Building a chatbot like ChatGPT requires billions upon billions of dollars. That’s the driving force behind OpenAI’s plans to change how it’s managed.
Early last year, OpenAI raised $10 billion. Just 18 months later, the company had burned through most of that money. So it raised $6.6 billion more and arranged to borrow an additional $4 billion.
But in another 18 months or so from now, OpenAI will need another cash infusion because the San Francisco start-up is spending more than $5.4 billion a year. And by 2029, OpenAI expects to spend $37.5 billion a year.
OpenAI’s accelerating expenses are the main reason the corporate structure of the company, which began as a nonprofit research lab, could soon change. OpenAI must raise billions of additional dollars in the years to come, and its executives believe it will be more attractive to investors as a for-profit company.
In many ways, artificial intelligence has inverted how computer technology used to be created. For decades, Silicon Valley engineers designed new technologies one small step at a time. As they built social media apps like Facebook or shopping sites like Amazon, they wrote line after line of computer code. With each new line, they carefully defined what the app would do.
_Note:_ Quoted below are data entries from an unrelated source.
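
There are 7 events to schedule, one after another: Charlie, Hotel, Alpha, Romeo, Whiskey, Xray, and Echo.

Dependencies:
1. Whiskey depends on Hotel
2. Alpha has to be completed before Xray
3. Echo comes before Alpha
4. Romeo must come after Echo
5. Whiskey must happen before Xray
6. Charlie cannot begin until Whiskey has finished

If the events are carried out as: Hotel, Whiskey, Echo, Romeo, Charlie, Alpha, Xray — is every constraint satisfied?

Yes

Every stated constraint is respected: Whiskey sits at position 2, ahead of Xray at position 7, and each of the other listed pairs likewise has the predecessor earlier in the sequence.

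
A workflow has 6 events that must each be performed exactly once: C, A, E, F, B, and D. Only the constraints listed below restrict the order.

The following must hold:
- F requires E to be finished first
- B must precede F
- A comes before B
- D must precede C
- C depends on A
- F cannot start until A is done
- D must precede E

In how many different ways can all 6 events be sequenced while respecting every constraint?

2 events have no prerequisites (A, D), so any of them could come first.
Systematically extending each partial ordering one event at a time and counting, there are 22 complete orderings.

22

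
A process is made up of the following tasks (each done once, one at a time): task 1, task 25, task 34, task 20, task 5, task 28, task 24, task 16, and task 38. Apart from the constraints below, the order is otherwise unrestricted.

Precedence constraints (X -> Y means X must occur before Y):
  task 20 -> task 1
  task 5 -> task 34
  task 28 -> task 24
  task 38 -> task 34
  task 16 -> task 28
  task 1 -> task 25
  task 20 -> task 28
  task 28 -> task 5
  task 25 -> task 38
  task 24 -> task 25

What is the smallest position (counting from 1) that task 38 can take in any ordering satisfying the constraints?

7

Working backwards through the constraints from task 38, its full set of required predecessors is task 1, task 25, task 20, task 28, task 24, task 16 — 6 of them.
So at minimum 6 tasks come before task 38, putting task 38 no earlier than position 7. That position is achievable by scheduling exactly those predecessors first.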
But when companies build A.I. systems, they go big first: They feed these systems enormous amounts of data. The more data companies feed into these systems, the more powerful they become. Just as a student learns more by reading more books, an A.I. system can improve its skills by ingesting larger pools of data. Chatbots like ChatGPT learn their skills by ingesting practically all the English language text on the internet.
That requires larger and larger amounts of computing power from giant data centers. Inside those data centers are computers packed with thousands of specialized computer chips called graphics processing units, or GPUs, which can cost more than $30,000 apiece.